Il M5S si sta accorgendo che la campagna elettorale è una cosa mentre governare è un’altra. Tra la varie promesse vi era anche quella di fermare i lavori della Tap. Il Gasdotto Trans-Adriatico, che dalla frontiera greco-turca attraverserà Grecia e Albania per approdare in Italia permettendo l’afflusso di gas naturale proveniente dall’area del Mar Caspio in Italia e in Europa.
L’idea di bloccare tutto è stata un modo per prendere qualche voto in più dalle regioni interessate dal passaggio dell’infrastruttura. Una promessa sciagurata, perché si trattava di interrompere la realizzazione di un’opera strategica. In campagna elettorale lo hanno detto, promesso e ribadito in tutte le salse possibili: la Tap verrà fermata.
Ora, spiega Barbara Lezzi, ministra per il Sud del governo gialloverde, non è così sicuro che avverrà lo stop. Anzi. “Nelle prossime 24-36 ore – ha detto – prenderemo una decisione, ma il sentiero è molto stretto. Resta un’opera non strategica scelta da un altro governo e agevolata da un altro governo. Abbiamo fatto adesso questa analisi dei costi dall’interno dei ministeri. Questi costi il Paese non può permetterseli e noi non ce la sentiamo di addossarli sui cittadini. Non abbiamo nulla di cui vergognarci, non avevamo a nostra disposizione una serie di dati che forniremo pubblicamente”. È una sconfitta per il governo? “Assolutamente no. Ho vissuto come una sconfitta il trattato del 2013”.
Insomma una ammissione chiara che quella promessa, per fortuna non realizzabile, era stata fatta a vanvera, ossia senza aver studiato la situazione e la normativa. Senza aver fatto i conti con i costi e con i benefici. Insomma una sparata improvvisata per lisciare il pelo agli elettori. Aggiunge Sergio Costa, ministro dell’Ambiente: “Abbiamo le mani legate dal costo troppo alto che dovremmo far pagare al Paese per fermare l’opera, ha osservato, un costo che per senso di responsabilità non possiamo permetterci. Ci saranno verifiche sulle cartografie. Ragioniamo in termini non solo tecnici ma anche di diritto amministrativo per non aprire un contenzioso che darebbe effetti devastanti. Se invece non ci sono profili di illegittimità abbiamo le mani legate non perché non l’abbiamo voluto noi”. Parole che non fanno che confermare le impressioni di improvvisazione. Si è parlato senza sapere. Senza leggere le carte.
Insomma il governo sta per rinunciare.

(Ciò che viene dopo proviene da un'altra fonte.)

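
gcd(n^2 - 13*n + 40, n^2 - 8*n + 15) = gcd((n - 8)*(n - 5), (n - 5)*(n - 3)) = n - 5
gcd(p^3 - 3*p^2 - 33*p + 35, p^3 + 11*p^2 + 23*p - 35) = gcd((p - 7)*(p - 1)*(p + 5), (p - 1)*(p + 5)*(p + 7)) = p^2 + 4*p - 5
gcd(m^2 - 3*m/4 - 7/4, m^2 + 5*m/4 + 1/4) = m + 1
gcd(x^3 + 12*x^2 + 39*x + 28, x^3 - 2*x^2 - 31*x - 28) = x^2 + 5*x + 4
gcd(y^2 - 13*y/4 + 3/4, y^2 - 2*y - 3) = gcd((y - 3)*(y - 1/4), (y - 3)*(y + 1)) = y - 3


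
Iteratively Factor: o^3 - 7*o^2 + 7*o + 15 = (o - 5)*(o^2 - 2*o - 3) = (o - 5)*(o + 1)*(o - 3)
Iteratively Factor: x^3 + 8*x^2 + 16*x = (x + 4)*(x^2 + 4*x) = (x + 4)^2*(x)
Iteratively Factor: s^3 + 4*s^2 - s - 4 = (s + 4)*(s^2 - 1) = (s - 1)*(s + 4)*(s + 1)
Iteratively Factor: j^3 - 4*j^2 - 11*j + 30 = (j - 2)*(j^2 - 2*j - 15) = (j - 2)*(j + 3)*(j - 5)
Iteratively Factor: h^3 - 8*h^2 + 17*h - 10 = (h - 5)*(h^2 - 3*h + 2) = (h - 5)*(h - 2)*(h - 1)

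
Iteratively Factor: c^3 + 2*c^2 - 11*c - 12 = (c - 3)*(c^2 + 5*c + 4) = (c - 3)*(c + 4)*(c + 1)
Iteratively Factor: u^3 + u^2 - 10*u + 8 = (u + 4)*(u^2 - 3*u + 2) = (u - 2)*(u + 4)*(u - 1)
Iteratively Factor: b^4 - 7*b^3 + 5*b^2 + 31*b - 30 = (b - 1)*(b^3 - 6*b^2 - b + 30) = (b - 1)*(b + 2)*(b^2 - 8*b + 15) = (b - 3)*(b - 1)*(b + 2)*(b - 5)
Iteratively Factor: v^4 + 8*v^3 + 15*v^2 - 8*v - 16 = (v + 4)*(v^3 + 4*v^2 - v - 4) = (v - 1)*(v + 4)*(v^2 + 5*v + 4) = (v - 1)*(v + 1)*(v + 4)*(v + 4)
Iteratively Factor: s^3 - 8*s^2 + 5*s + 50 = (s - 5)*(s^2 - 3*s - 10) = (s - 5)*(s + 2)*(s - 5)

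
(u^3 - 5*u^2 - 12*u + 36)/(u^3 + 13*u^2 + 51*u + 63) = (u^2 - 8*u + 12)/(u^2 + 10*u + 21)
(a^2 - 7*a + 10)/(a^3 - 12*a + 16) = (a - 5)/(a^2 + 2*a - 8)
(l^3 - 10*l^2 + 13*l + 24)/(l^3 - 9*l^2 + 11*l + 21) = (l - 8)/(l - 7)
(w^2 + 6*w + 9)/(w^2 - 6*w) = (w^2 + 6*w + 9)/(w*(w - 6))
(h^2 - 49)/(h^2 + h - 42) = (h - 7)/(h - 6)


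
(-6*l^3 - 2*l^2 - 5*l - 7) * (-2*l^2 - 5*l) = 12*l^5 + 34*l^4 + 20*l^3 + 39*l^2 + 35*l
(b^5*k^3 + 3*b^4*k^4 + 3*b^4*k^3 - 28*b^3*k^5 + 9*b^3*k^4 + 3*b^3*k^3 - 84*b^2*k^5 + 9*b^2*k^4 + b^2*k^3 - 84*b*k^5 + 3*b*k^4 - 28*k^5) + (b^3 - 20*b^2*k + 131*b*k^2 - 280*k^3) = b^5*k^3 + 3*b^4*k^4 + 3*b^4*k^3 - 28*b^3*k^5 + 9*b^3*k^4 + 3*b^3*k^3 + b^3 - 84*b^2*k^5 + 9*b^2*k^4 + b^2*k^3 - 20*b^2*k - 84*b*k^5 + 3*b*k^4 + 131*b*k^2 - 28*k^5 - 280*k^3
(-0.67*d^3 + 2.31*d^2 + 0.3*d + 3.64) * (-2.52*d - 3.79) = 1.6884*d^4 - 3.2819*d^3 - 9.5109*d^2 - 10.3098*d - 13.7956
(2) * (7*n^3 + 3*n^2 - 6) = 14*n^3 + 6*n^2 - 12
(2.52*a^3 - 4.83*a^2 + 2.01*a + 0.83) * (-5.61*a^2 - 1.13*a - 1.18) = -14.1372*a^5 + 24.2487*a^4 - 8.7918*a^3 - 1.2282*a^2 - 3.3097*a - 0.9794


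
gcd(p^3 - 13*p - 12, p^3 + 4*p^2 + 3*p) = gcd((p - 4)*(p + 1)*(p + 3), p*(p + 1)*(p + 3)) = p^2 + 4*p + 3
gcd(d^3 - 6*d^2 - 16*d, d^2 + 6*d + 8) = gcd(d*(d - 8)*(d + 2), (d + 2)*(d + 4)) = d + 2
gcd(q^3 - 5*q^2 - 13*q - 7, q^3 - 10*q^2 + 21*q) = q - 7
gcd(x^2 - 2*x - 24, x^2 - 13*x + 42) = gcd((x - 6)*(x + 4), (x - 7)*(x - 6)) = x - 6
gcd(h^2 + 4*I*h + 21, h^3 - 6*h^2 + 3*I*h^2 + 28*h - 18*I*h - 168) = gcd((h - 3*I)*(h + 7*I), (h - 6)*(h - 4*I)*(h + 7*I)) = h + 7*I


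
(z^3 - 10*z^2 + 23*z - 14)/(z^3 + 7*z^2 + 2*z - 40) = (z^2 - 8*z + 7)/(z^2 + 9*z + 20)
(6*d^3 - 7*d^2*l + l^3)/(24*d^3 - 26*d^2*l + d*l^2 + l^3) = (6*d^2 - d*l - l^2)/(24*d^2 - 2*d*l - l^2)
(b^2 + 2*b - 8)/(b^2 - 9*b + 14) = (b + 4)/(b - 7)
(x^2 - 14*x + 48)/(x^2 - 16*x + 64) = (x - 6)/(x - 8)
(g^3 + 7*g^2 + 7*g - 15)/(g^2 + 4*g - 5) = g + 3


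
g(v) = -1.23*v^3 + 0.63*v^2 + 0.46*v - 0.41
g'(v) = -3.69*v^2 + 1.26*v + 0.46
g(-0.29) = -0.46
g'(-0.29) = -0.22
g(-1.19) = 2.01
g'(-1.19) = -6.26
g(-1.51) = 4.57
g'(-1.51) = -9.86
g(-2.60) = 24.27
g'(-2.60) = -27.76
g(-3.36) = 51.81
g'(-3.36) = -45.43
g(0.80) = -0.27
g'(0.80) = -0.89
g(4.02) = -68.29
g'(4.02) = -54.11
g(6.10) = -253.35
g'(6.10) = -129.16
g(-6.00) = 285.19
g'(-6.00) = -139.94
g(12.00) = -2029.61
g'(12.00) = -515.78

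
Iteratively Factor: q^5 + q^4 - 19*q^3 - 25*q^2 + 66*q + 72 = (q + 3)*(q^4 - 2*q^3 - 13*q^2 + 14*q + 24) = (q + 1)*(q + 3)*(q^3 - 3*q^2 - 10*q + 24) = (q - 4)*(q + 1)*(q + 3)*(q^2 + q - 6) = (q - 4)*(q + 1)*(q + 3)^2*(q - 2)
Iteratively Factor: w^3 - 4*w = (w + 2)*(w^2 - 2*w) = w*(w + 2)*(w - 2)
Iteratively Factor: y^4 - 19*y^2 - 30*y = (y - 5)*(y^3 + 5*y^2 + 6*y) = (y - 5)*(y + 2)*(y^2 + 3*y) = (y - 5)*(y + 2)*(y + 3)*(y)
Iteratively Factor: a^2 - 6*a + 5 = (a - 5)*(a - 1)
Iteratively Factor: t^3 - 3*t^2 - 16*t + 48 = (t - 4)*(t^2 + t - 12) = (t - 4)*(t - 3)*(t + 4)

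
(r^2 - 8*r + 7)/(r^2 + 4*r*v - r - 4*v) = (r - 7)/(r + 4*v)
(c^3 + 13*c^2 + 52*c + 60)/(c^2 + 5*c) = c + 8 + 12/c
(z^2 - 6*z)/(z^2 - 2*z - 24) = z/(z + 4)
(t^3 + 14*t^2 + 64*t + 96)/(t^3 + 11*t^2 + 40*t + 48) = (t + 6)/(t + 3)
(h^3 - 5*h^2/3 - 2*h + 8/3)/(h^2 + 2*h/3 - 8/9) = 3*(h^2 - 3*h + 2)/(3*h - 2)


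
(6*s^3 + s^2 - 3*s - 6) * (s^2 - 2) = 6*s^5 + s^4 - 15*s^3 - 8*s^2 + 6*s + 12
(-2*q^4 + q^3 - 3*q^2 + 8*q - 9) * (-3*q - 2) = 6*q^5 + q^4 + 7*q^3 - 18*q^2 + 11*q + 18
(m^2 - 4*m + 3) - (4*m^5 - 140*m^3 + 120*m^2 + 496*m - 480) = -4*m^5 + 140*m^3 - 119*m^2 - 500*m + 483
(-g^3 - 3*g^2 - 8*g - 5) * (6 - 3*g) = 3*g^4 + 3*g^3 + 6*g^2 - 33*g - 30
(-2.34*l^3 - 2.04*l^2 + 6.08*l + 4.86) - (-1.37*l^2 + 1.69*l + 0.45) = -2.34*l^3 - 0.67*l^2 + 4.39*l + 4.41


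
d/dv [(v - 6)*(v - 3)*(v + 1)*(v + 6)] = 4*v^3 - 6*v^2 - 78*v + 72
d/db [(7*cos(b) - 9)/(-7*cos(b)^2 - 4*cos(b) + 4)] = (-49*cos(b)^2 + 126*cos(b) + 8)*sin(b)/(-7*sin(b)^2 + 4*cos(b) + 3)^2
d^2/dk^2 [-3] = 0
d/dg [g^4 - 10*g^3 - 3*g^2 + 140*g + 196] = 4*g^3 - 30*g^2 - 6*g + 140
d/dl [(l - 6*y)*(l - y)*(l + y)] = 3*l^2 - 12*l*y - y^2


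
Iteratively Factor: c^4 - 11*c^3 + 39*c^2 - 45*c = (c - 3)*(c^3 - 8*c^2 + 15*c) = c*(c - 3)*(c^2 - 8*c + 15) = c*(c - 5)*(c - 3)*(c - 3)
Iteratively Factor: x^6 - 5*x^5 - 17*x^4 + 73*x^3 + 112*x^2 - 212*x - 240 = (x - 2)*(x^5 - 3*x^4 - 23*x^3 + 27*x^2 + 166*x + 120) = (x - 2)*(x + 2)*(x^4 - 5*x^3 - 13*x^2 + 53*x + 60) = (x - 4)*(x - 2)*(x + 2)*(x^3 - x^2 - 17*x - 15) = (x - 5)*(x - 4)*(x - 2)*(x + 2)*(x^2 + 4*x + 3) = (x - 5)*(x - 4)*(x - 2)*(x + 1)*(x + 2)*(x + 3)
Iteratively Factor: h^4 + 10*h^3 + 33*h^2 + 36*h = (h + 4)*(h^3 + 6*h^2 + 9*h) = h*(h + 4)*(h^2 + 6*h + 9) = h*(h + 3)*(h + 4)*(h + 3)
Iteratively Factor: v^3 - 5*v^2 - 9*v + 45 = (v - 3)*(v^2 - 2*v - 15) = (v - 5)*(v - 3)*(v + 3)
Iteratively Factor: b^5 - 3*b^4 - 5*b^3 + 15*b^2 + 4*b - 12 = (b + 1)*(b^4 - 4*b^3 - b^2 + 16*b - 12) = (b - 2)*(b + 1)*(b^3 - 2*b^2 - 5*b + 6) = (b - 3)*(b - 2)*(b + 1)*(b^2 + b - 2) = (b - 3)*(b - 2)*(b + 1)*(b + 2)*(b - 1)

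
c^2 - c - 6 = (c - 3)*(c + 2)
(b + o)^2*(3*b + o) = 3*b^3 + 7*b^2*o + 5*b*o^2 + o^3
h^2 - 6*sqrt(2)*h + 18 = (h - 3*sqrt(2))^2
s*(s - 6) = s^2 - 6*s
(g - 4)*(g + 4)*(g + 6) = g^3 + 6*g^2 - 16*g - 96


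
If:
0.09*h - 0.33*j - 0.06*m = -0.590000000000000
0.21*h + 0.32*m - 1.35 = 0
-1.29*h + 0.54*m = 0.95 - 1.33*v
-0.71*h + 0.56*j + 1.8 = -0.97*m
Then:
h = 5.74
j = 3.27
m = 0.45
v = 6.09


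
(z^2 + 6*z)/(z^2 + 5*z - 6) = z/(z - 1)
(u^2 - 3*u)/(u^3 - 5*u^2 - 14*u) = (3 - u)/(-u^2 + 5*u + 14)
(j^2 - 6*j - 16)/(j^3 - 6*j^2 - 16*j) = 1/j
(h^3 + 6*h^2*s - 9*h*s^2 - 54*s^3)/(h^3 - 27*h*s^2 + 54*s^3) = (-h - 3*s)/(-h + 3*s)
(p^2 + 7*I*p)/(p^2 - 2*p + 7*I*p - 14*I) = p/(p - 2)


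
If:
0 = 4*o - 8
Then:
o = 2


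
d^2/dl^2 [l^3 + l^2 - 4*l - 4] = 6*l + 2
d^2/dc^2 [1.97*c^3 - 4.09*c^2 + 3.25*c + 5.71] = 11.82*c - 8.18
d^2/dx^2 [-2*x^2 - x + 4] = -4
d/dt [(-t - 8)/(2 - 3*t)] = -26/(3*t - 2)^2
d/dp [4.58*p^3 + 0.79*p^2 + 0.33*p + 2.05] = 13.74*p^2 + 1.58*p + 0.33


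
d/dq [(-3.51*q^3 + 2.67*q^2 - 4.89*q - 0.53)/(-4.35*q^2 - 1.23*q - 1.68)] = (15.2685*q^4 + 8.6346*q^3 - 6.86519999999999*q^2 - 13.5822*q + 7.5633)/(18.9225*q^4 + 10.701*q^3 + 16.1289*q^2 + 4.1328*q + 2.8224)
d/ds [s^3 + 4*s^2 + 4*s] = 3*s^2 + 8*s + 4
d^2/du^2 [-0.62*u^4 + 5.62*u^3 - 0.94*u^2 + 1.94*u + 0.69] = -7.44*u^2 + 33.72*u - 1.88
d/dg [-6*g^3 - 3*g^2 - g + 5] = -18*g^2 - 6*g - 1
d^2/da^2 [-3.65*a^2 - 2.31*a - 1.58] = -7.30000000000000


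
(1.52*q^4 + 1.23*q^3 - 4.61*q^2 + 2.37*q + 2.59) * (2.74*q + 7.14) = 4.1648*q^5 + 14.223*q^4 - 3.8492*q^3 - 26.4216*q^2 + 24.0184*q + 18.4926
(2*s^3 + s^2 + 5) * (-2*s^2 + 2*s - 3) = -4*s^5 + 2*s^4 - 4*s^3 - 13*s^2 + 10*s - 15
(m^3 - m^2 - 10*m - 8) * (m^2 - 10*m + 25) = m^5 - 11*m^4 + 25*m^3 + 67*m^2 - 170*m - 200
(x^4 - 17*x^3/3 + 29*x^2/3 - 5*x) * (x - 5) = x^5 - 32*x^4/3 + 38*x^3 - 160*x^2/3 + 25*x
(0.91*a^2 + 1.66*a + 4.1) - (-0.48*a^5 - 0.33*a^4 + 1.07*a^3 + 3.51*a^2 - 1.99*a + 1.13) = 0.48*a^5 + 0.33*a^4 - 1.07*a^3 - 2.6*a^2 + 3.65*a + 2.97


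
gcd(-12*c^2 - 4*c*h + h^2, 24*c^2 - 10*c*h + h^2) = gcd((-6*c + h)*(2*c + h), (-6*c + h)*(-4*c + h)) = 6*c - h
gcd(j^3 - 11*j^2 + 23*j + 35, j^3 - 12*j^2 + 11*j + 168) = j - 7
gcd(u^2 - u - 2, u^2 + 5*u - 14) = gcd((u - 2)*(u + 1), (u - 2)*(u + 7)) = u - 2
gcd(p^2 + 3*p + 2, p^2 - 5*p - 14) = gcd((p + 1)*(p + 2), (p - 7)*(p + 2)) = p + 2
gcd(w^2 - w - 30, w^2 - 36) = w - 6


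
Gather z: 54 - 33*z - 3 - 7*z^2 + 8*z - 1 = -7*z^2 - 25*z + 50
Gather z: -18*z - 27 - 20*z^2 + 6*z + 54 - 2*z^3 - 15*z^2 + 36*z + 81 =-2*z^3 - 35*z^2 + 24*z + 108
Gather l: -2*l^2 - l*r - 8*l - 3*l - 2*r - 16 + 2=-2*l^2 + l*(-r - 11) - 2*r - 14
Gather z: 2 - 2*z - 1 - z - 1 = -3*z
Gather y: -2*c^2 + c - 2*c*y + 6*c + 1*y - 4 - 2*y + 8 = -2*c^2 + 7*c + y*(-2*c - 1) + 4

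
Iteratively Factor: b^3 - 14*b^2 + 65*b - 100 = (b - 5)*(b^2 - 9*b + 20) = (b - 5)*(b - 4)*(b - 5)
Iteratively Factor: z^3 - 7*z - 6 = (z - 3)*(z^2 + 3*z + 2) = (z - 3)*(z + 2)*(z + 1)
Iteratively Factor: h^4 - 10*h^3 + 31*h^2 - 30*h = (h - 2)*(h^3 - 8*h^2 + 15*h) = (h - 5)*(h - 2)*(h^2 - 3*h) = (h - 5)*(h - 3)*(h - 2)*(h)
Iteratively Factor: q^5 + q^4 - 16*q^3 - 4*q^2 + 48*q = (q + 4)*(q^4 - 3*q^3 - 4*q^2 + 12*q) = (q - 2)*(q + 4)*(q^3 - q^2 - 6*q) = (q - 3)*(q - 2)*(q + 4)*(q^2 + 2*q) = q*(q - 3)*(q - 2)*(q + 4)*(q + 2)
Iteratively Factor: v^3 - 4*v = (v - 2)*(v^2 + 2*v) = v*(v - 2)*(v + 2)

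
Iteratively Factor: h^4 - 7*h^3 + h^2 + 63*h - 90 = (h - 2)*(h^3 - 5*h^2 - 9*h + 45) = (h - 2)*(h + 3)*(h^2 - 8*h + 15) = (h - 3)*(h - 2)*(h + 3)*(h - 5)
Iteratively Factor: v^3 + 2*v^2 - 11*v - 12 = (v + 1)*(v^2 + v - 12) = (v + 1)*(v + 4)*(v - 3)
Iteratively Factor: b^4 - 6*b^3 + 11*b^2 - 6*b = (b - 2)*(b^3 - 4*b^2 + 3*b) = b*(b - 2)*(b^2 - 4*b + 3) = b*(b - 2)*(b - 1)*(b - 3)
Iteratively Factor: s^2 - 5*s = (s)*(s - 5)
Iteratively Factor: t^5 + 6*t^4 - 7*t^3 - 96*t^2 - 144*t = (t + 3)*(t^4 + 3*t^3 - 16*t^2 - 48*t) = (t + 3)^2*(t^3 - 16*t) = (t - 4)*(t + 3)^2*(t^2 + 4*t) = (t - 4)*(t + 3)^2*(t + 4)*(t)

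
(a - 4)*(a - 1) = a^2 - 5*a + 4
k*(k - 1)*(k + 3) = k^3 + 2*k^2 - 3*k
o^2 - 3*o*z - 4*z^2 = (o - 4*z)*(o + z)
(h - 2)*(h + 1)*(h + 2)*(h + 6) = h^4 + 7*h^3 + 2*h^2 - 28*h - 24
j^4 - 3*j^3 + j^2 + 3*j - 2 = (j - 2)*(j - 1)^2*(j + 1)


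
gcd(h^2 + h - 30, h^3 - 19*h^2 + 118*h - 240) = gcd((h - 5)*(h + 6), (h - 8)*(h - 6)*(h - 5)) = h - 5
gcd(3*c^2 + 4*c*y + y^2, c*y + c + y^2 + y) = c + y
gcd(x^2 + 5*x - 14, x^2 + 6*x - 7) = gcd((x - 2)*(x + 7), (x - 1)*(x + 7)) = x + 7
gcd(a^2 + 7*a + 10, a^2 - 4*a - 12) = a + 2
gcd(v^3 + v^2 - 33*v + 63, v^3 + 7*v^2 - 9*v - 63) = v^2 + 4*v - 21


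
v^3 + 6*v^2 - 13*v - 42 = (v - 3)*(v + 2)*(v + 7)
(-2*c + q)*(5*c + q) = -10*c^2 + 3*c*q + q^2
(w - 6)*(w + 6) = w^2 - 36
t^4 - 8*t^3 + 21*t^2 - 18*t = t*(t - 3)^2*(t - 2)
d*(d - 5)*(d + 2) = d^3 - 3*d^2 - 10*d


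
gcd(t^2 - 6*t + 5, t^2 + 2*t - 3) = t - 1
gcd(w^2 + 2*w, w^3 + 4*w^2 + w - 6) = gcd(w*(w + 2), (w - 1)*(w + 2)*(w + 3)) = w + 2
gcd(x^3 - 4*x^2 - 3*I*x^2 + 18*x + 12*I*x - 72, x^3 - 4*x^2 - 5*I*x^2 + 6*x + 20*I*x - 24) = x^2 + x*(-4 - 6*I) + 24*I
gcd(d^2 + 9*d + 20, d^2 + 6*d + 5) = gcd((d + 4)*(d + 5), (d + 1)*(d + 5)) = d + 5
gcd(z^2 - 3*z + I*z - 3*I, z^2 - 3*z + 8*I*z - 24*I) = z - 3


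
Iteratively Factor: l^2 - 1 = (l + 1)*(l - 1)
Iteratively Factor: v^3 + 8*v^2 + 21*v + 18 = (v + 2)*(v^2 + 6*v + 9) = (v + 2)*(v + 3)*(v + 3)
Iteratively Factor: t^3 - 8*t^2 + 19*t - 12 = (t - 4)*(t^2 - 4*t + 3) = (t - 4)*(t - 3)*(t - 1)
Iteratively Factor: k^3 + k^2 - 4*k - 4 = (k + 2)*(k^2 - k - 2) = (k - 2)*(k + 2)*(k + 1)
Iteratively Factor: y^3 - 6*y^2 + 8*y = (y)*(y^2 - 6*y + 8) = y*(y - 4)*(y - 2)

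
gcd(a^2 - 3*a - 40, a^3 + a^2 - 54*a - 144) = a - 8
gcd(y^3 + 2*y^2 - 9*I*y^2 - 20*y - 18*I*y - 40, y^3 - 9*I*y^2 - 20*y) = y^2 - 9*I*y - 20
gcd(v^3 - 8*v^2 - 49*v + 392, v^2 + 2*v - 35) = v + 7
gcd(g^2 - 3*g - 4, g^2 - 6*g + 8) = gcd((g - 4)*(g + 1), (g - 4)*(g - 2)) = g - 4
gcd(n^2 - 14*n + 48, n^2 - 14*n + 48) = n^2 - 14*n + 48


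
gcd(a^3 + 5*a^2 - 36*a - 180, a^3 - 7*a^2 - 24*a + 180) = a^2 - a - 30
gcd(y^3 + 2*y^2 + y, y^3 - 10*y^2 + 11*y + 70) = 1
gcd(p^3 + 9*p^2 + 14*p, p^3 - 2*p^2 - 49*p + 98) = p + 7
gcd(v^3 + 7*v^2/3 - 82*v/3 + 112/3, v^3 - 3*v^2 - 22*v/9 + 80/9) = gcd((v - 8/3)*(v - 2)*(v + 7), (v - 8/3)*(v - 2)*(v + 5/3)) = v^2 - 14*v/3 + 16/3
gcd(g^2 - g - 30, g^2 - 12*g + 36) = g - 6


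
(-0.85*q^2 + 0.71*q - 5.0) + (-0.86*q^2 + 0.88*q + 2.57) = -1.71*q^2 + 1.59*q - 2.43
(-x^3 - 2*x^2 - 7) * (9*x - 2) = -9*x^4 - 16*x^3 + 4*x^2 - 63*x + 14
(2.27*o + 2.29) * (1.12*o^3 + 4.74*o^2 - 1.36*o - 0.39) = 2.5424*o^4 + 13.3246*o^3 + 7.7674*o^2 - 3.9997*o - 0.8931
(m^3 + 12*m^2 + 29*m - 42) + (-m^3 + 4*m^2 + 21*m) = 16*m^2 + 50*m - 42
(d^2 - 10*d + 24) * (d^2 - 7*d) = d^4 - 17*d^3 + 94*d^2 - 168*d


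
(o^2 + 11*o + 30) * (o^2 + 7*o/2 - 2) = o^4 + 29*o^3/2 + 133*o^2/2 + 83*o - 60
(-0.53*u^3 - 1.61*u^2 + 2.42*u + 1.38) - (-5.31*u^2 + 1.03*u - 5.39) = -0.53*u^3 + 3.7*u^2 + 1.39*u + 6.77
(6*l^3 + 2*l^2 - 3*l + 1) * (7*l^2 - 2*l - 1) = 42*l^5 + 2*l^4 - 31*l^3 + 11*l^2 + l - 1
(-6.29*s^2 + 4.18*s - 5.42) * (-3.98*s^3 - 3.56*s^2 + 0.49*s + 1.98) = 25.0342*s^5 + 5.756*s^4 + 3.6087*s^3 + 8.8892*s^2 + 5.6206*s - 10.7316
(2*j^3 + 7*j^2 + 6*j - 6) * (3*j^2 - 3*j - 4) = 6*j^5 + 15*j^4 - 11*j^3 - 64*j^2 - 6*j + 24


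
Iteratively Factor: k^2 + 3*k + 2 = (k + 1)*(k + 2)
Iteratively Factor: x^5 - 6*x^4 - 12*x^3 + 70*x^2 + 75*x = (x + 1)*(x^4 - 7*x^3 - 5*x^2 + 75*x) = (x - 5)*(x + 1)*(x^3 - 2*x^2 - 15*x) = x*(x - 5)*(x + 1)*(x^2 - 2*x - 15) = x*(x - 5)*(x + 1)*(x + 3)*(x - 5)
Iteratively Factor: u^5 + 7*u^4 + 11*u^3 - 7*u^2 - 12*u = (u + 1)*(u^4 + 6*u^3 + 5*u^2 - 12*u) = (u + 1)*(u + 4)*(u^3 + 2*u^2 - 3*u) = u*(u + 1)*(u + 4)*(u^2 + 2*u - 3) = u*(u + 1)*(u + 3)*(u + 4)*(u - 1)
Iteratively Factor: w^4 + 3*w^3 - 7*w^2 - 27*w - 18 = (w - 3)*(w^3 + 6*w^2 + 11*w + 6) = (w - 3)*(w + 3)*(w^2 + 3*w + 2) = (w - 3)*(w + 1)*(w + 3)*(w + 2)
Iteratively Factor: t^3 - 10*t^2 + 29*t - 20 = (t - 5)*(t^2 - 5*t + 4) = (t - 5)*(t - 1)*(t - 4)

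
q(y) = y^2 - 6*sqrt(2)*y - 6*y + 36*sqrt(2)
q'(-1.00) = -16.49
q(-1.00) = 66.40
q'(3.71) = -7.07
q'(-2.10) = -18.69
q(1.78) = 28.30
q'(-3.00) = -20.49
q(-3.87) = 121.95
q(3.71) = 10.94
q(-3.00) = 103.37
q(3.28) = 14.16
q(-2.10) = 85.74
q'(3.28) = -7.93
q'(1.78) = -10.93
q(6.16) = -0.37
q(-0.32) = 55.65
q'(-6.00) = -26.49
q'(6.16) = -2.17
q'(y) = 2*y - 6*sqrt(2) - 6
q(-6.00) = 173.82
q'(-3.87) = -22.23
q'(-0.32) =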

Fermare il progetto costerebbe troppo. È questo l’esito dell’incontro di lunedì 15 ottobre a Palazzo Chigi, incontro a cui hanno preso parte il premier Conte, i ministri Costa e Lezzi e alcuni esponenti della politica salentina a Cinquestelle (consiglieri regionali e comunali), l’area della Puglia maggiormente coinvolta dal progetto. Un incontro molto delicato. “Le conseguenze economiche dell’abbandono del progetto del gasdotto Tap sono tutte da dimostrare”, ha detto ieri sera il sindaco di Melendugno, Marco Potì, dopo l’incontro a Palazzo Chigi. Potì ha riferito il ragionamento esposto dal sottosegretario allo Sviluppo, Andrea Cioffi. “Sono stati calcolati 20 miliardi di penali come costo di abbandoni l’opera si è detto che costa 4,5 miliardi, contrattualizzati con le varie ditte. Al momento è stato realizzato l’80% per 3,5 miliardi, per cui quelli occorrerebbe risarcirli. Inoltre, ci sarebbero eventuali altre penali, relative al mancato utile, ecc., a cui bisogna aggiungere il mancato utile sui flussi del gas per 11,2 miliardi di euro. Inoltre se questo gas non arriva ai clienti con cui hanno fatto i contratti ma si vende sul mercato turco, costerebbe 7 miliardi di euro. Il totale sarebbe 20 miliardi”.
I no tap ovviamente sono sul piede di guerra: “Se non siete in grado di fermare l’opera dimettetevi”. È l’invito rivolto dal portavoce del Movimento No Tap, Gianluca Maggiore, agli esponenti di M5S. La ripresa dei lavori di costruzione dell’opera, fermi da maggio, è prevista a breve. La nave Adhemar de Saint Venant, che svolgerà i primi lavori propedeutici alla realizzazione del gasdotto nel tratto di mare antistante San Foca a Melendugno, si prepara a partire dal porto di Brindisi. A bordo sono in corso le ultime attività tecniche poi, se le condizioni meteomarine lo consentiranno, la nave salperà dalla banchina di Costa Morena, dove si trova ormeggiata da alcuni giorni.